Yüz küsur yıllık serüveni boyunca tüm dünyada defalarca sahnelenmiş olan oyunun bizde ‘Aşk ve Tutku’ adıyla gösterime giren en taze uyarlamasını beyazperdenin gerçek divalarından Liv Ullmann yazıp yönetmiş. Ingmar Bergman’ın unutulmaz esin perisi eserin metnini olduğu gibi korumuş, yeni diyaloglar ekleyerek süreyi uzatmış. Andrey Zvyagintsev’in filmleriyle tanıdığımız usta görüntü yönetmeni Mikhail Krichman’ın büyüleyici objektifinden küçük Julie’nin öksüz ve yalnız çocukluğunu resmeden prolog ile genç kadının ormandaki kaderine yürüyüşünü içeren epilog bölümleri son derece etkileyici. Bunun dışında Strindberg’in tek mekân ve üç oyuncudan oluşan sahne düzenine büyük ölçüde riayet etmiş Ullmann. Ortak yapım koşulları ve ticari kaygılar nedeniyle filmi Anglosakson oyuncularla İngilizce çekmesinin dışında. Bu tercihe bağlı olarak öykü de 19. yüzyıl sonları İrlanda’sına taşınıveriyor.

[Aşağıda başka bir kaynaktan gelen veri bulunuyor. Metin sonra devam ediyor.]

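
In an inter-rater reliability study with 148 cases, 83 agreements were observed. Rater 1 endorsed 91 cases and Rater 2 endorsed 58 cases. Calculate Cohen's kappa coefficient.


P_o = 83/148 = 0.560811
P_e = (91*58 + 57*90) / 21904 = 0.475164
kappa = (P_o - P_e) / (1 - P_e)
kappa = (0.560811 - 0.475164) / (1 - 0.475164)
kappa = 0.1632

0.1632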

Sjöberg’in çok beğenilmiş ikilisini (Anita Björk ile Ulf Palme) arasa da gözlerimiz, Jessica Chastain ve Colin Farrell’in yorumları hiç yabana atılır gibi değil. Son versiyonun en büyük sürprizi ise İngiliz oyuncu Samantha Morton’ın aşçı kadın kompozisyonu. Ullmann’ın ek diyaloglarla zenginleştirdiği tutucu ahlâkın ve din kurumunun bekçisi Kathleen (Kristin) karakterinde harikalar yaratmış Morton. Müzik seçimine gelince barok ve romantik dönem tercih edilmiş, Schubert’in enfes piyanolu üçlüsünün (Op. 100 mi majör D. 929) çok bilinen ikinci bölümünün hüzünlü ezgilerine ağırlık verilmiş ki bu da metnin çatışma yüklü sert ve avangard niteliğiyle çok da uyumlu değil.